Dernière de couverture :
« Ce lundi matin 16 octobre 1989, je ne peux résister à la force qui m’habite. Je me lève : je dois démissionner… » Un jeune banquier d’affaires franco-américain qui sa vie de golden boy pour rejoindre un austère monastère cistercien en Savoie. Pourquoi ? Lui-même s’interroge. A l’ombre des murs de clôture, relié à d’autres explorateurs mystiques comme les moines de Tibhirine, en Algérie, sa recherche spirituelle s’enrichit. Un appel insolite se dessine : fonder une petite fraternité dans les « Quartiers-Nord » de Marseille.

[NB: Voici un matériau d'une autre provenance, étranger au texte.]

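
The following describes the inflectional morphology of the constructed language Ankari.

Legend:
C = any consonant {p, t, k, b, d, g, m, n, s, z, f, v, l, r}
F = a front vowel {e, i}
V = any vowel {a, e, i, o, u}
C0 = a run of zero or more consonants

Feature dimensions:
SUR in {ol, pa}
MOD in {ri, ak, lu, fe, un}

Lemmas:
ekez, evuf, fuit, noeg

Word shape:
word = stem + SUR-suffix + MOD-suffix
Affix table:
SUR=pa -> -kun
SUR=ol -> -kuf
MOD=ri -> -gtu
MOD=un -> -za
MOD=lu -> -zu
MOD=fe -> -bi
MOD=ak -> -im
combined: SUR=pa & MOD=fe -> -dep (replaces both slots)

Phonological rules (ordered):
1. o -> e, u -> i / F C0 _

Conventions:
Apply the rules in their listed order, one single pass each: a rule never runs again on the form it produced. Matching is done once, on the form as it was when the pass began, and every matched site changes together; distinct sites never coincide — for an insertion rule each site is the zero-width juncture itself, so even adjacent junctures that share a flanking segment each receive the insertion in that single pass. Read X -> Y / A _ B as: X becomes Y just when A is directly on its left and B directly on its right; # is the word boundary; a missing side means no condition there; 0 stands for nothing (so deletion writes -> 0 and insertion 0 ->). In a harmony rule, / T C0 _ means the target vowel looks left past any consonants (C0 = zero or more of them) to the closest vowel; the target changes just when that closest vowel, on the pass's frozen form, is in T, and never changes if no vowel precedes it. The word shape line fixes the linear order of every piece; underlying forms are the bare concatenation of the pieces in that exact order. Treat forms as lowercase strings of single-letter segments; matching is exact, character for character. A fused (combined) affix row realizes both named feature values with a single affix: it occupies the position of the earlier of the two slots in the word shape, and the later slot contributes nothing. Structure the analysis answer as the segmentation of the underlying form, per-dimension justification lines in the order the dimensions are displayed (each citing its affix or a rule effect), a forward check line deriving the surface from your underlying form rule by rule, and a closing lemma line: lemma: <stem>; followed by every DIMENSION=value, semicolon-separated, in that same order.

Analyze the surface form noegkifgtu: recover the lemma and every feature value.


underlying: noeg-kuf-gtu
SUR=ol - signalled by the affix -kuf
MOD=ri - signalled by the affix -gtu
check: noegkufgtu -> noegkifgtu
lemma: noeg; SUR=ol; MOD=ri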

Ce récit rythmé, empreint d’humour et de sensibilité, plonge le lecteur dans des microcosmes étonnants. A rebours des images stéréotypées, les événements de la vie quotidienne témoignent d’une discrète mais réelle dynamique de métamorphoses. Dans l’humilité d’un patient voisinage, les rencontres entre riches et pauvres, chrétiens et musulmans, croyants et incroyants, Français et étrangers, enfants et adultes, transforment les représentations du monde et de Dieu. Loin des poncifs du « choc des civilisations » et de la « crise des banlieues », cette expérience concrète de fraternité humaine accouche d’une société mieux éclairée, plus juste et joyeuse. Elle témoigne de la fécondité du « nouveau monachisme » qui voit le jour depuis les années 1990.

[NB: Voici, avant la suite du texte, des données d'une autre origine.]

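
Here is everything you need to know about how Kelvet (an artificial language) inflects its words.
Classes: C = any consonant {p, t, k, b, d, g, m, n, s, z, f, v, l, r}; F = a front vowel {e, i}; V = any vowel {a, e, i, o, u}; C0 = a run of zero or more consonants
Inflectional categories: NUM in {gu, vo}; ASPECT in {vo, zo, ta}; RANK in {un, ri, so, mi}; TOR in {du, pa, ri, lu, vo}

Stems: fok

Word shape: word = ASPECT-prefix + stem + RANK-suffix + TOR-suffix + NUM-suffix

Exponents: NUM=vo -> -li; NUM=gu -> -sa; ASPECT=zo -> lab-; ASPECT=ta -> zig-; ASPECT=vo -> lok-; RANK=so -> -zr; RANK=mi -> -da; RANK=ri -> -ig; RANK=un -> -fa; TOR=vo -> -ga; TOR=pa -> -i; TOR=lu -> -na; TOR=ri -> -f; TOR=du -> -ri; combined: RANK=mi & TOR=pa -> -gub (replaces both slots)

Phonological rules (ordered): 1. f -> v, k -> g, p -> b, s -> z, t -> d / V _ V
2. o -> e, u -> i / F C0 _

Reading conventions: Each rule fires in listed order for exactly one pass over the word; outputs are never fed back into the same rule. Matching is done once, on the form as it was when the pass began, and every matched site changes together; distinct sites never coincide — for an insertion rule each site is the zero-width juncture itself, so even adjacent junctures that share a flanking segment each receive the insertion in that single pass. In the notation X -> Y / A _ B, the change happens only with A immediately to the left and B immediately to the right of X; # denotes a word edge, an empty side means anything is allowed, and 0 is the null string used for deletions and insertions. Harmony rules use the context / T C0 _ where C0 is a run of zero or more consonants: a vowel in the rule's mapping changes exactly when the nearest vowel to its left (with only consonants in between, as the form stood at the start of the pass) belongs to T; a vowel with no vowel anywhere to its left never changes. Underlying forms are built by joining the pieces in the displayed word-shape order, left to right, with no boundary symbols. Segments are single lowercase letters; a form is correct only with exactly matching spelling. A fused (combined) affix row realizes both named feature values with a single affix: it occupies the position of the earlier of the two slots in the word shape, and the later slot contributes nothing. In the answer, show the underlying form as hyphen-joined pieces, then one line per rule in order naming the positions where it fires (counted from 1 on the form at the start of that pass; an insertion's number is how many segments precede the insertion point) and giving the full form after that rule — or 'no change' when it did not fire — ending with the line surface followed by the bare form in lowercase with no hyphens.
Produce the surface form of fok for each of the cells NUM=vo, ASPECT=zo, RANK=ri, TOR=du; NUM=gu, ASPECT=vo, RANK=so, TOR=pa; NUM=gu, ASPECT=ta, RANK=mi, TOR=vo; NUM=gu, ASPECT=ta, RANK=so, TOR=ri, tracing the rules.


cell NUM=vo, ASPECT=zo, RANK=ri, TOR=du:
underlying: lab-fok-ig-ri-li
1. f -> v, k -> g, p -> b, s -> z, t -> d / V _ V: fires at position(s) 6: labfogigrili
2. o -> e, u -> i / F C0 _: no change
surface: labfogigrili

cell NUM=gu, ASPECT=vo, RANK=so, TOR=pa:
underlying: lok-fok-zr-i-sa
1. f -> v, k -> g, p -> b, s -> z, t -> d / V _ V: fires at position(s) 10: lokfokzriza
2. o -> e, u -> i / F C0 _: no change
surface: lokfokzriza

cell NUM=gu, ASPECT=ta, RANK=mi, TOR=vo:
underlying: zig-fok-da-ga-sa
1. f -> v, k -> g, p -> b, s -> z, t -> d / V _ V: fires at position(s) 11: zigfokdagaza
2. o -> e, u -> i / F C0 _: fires at position(s) 5: zigfekdagaza
surface: zigfekdagaza

cell NUM=gu, ASPECT=ta, RANK=so, TOR=ri:
underlying: zig-fok-zr-f-sa
1. f -> v, k -> g, p -> b, s -> z, t -> d / V _ V: no change
2. o -> e, u -> i / F C0 _: fires at position(s) 5: zigfekzrfsa
surface: zigfekzrfsa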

Henry Quinson est membre fondateur de la Fraternité Saint Paul, une petite communauté de prière et de travail en cité HLM, qui se veut accueillante à tous. Economiste bilingue, diplômé de l’Institut d’études politiques de Paris, professeur certifié d’anglais et de lettres, traducteur et auteur, l’essentiel de sa vie est discrètement consacré à ses voisins de la cité Saint Paul, à Marseille, où il vit depuis 1997.
P 25 : Démission.
Ce lundi matin 16 octobre 1989, je ne peux résister à la force qui m’habite. Je me lève : je dois démissionner de la banque. « J’ai prié ce matin. Je pleure. Il me semble qu’il n’y a plus de compromis possible entre ma faible volonté de richesse, de pouvoir et de tendresse humaine, et la puissante volonté de mon Père, qui m’attire à Lui par son Fils et en son Esprit. C’est complètement fou : je doit tout abandonner pour Lui. »
Après avoir écrit ces quelques mots, je quitte mon domicile. Il est 8h30.

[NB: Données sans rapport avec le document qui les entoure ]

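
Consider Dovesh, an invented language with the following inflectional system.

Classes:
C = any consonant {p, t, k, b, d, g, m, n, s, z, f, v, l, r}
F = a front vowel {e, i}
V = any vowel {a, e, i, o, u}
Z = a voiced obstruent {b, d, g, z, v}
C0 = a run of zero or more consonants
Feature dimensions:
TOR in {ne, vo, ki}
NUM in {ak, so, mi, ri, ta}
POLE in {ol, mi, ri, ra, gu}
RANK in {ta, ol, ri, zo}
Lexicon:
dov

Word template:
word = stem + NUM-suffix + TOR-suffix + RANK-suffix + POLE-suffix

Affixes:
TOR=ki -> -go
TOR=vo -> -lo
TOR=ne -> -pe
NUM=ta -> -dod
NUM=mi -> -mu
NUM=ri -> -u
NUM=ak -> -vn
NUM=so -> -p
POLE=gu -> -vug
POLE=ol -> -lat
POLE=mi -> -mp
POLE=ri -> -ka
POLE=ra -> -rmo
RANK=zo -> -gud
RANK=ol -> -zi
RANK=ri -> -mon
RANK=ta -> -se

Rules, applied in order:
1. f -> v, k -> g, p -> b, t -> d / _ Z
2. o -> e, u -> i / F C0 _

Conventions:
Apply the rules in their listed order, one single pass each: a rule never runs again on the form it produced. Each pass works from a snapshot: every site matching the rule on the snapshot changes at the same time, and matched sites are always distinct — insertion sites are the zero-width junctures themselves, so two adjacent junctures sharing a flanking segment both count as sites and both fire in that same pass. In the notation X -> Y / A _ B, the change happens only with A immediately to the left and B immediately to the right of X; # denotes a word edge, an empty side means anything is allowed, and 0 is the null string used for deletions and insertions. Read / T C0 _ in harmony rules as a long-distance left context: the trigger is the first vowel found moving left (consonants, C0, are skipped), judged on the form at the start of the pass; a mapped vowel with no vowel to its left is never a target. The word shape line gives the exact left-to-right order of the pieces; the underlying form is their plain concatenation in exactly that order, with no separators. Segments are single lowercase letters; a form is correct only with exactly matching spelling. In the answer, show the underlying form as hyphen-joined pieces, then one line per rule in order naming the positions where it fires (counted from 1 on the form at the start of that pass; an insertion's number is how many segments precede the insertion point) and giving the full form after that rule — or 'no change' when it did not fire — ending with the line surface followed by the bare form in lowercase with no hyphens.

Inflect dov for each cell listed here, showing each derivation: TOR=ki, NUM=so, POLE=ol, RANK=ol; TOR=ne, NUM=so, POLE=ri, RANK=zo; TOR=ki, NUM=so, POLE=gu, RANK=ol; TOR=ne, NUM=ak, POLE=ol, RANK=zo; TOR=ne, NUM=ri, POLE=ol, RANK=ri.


cell TOR=ki, NUM=so, POLE=ol, RANK=ol:
underlying: dov-p-go-zi-lat
1. f -> v, k -> g, p -> b, t -> d / _ Z: fires at position(s) 4: dovbgozilat
2. o -> e, u -> i / F C0 _: no change
surface: dovbgozilat

cell TOR=ne, NUM=so, POLE=ri, RANK=zo:
underlying: dov-p-pe-gud-ka
1. f -> v, k -> g, p -> b, t -> d / _ Z: no change
2. o -> e, u -> i / F C0 _: fires at position(s) 8: dovppegidka
surface: dovppegidka

cell TOR=ki, NUM=so, POLE=gu, RANK=ol:
underlying: dov-p-go-zi-vug
1. f -> v, k -> g, p -> b, t -> d / _ Z: fires at position(s) 4: dovbgozivug
2. o -> e, u -> i / F C0 _: fires at position(s) 10: dovbgozivig
surface: dovbgozivig

cell TOR=ne, NUM=ak, POLE=ol, RANK=zo:
underlying: dov-vn-pe-gud-lat
1. f -> v, k -> g, p -> b, t -> d / _ Z: no change
2. o -> e, u -> i / F C0 _: fires at position(s) 9: dovvnpegidlat
surface: dovvnpegidlat

cell TOR=ne, NUM=ri, POLE=ol, RANK=ri:
underlying: dov-u-pe-mon-lat
1. f -> v, k -> g, p -> b, t -> d / _ Z: no change
2. o -> e, u -> i / F C0 _: fires at position(s) 8: dovupemenlat
surface: dovupemenlat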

Comme tous les matins, je traverse le pont de l’Alma, contemple les flots sombres et majestueux de la Seine qui séparent la rive gauche et rive droite des Champs-Elysées. Les bijoutiers et hauts couturiers du Triangle d’Or n’ont pas encore éclairé leurs vitrines. Le Grand Palais me rappelle des souvenirs : la terrasse de mes parents, au cinquième étage du 6 ru Jean-Goujon, en surplombait le dôme. C’est là que je révisais mes examens d’étudiants. « Le temps n’est jamais perdu : il est là, au-dehors, parmi les choses », observait Georges Poulet.
Arrivé à la banque, rue de Courcelles, je demande à voir mon directeur. Il n’est pas disponible. Je dois patienter jusqu’à cet après-midi. Je me mets au travail comme d’habitude mais profite de la pause de midi pour aller me confesser. Charles de Foucauld a vécu sa conversion dans l’église Saint-Augustin, proche de mon lieu de travail. Je décide de m’y rendre.
L’immense édifice est ténébreux et glacial. Un vieux prêtre lit son bréviaire dans une petite salle annexe. Il m’accueille et m’invite rapidement à faire mes « aveux ». Puis il me demande de réciter « l’acte de contrition ». Je lui explique que je ne le connais pas par cœur. Il me fait donc répéter chaque phrase après lui. Avant de partir, le prêtre ajoute, s’adressant à moi comme à un enfant : « il faut bien dire votre prière le matin, vous savez ! » je lui réponds : « je prie matin et soir. J’aime particulièrement les psaumes. » Une lueur d’étonnement éclaire soudain ses yeux gris. Je ne lui laisse pas le temps d’en savoir davantage. Quelques heures plus tard, je présente ma démission de la banque pour pouvoir prier matin, midi et soir.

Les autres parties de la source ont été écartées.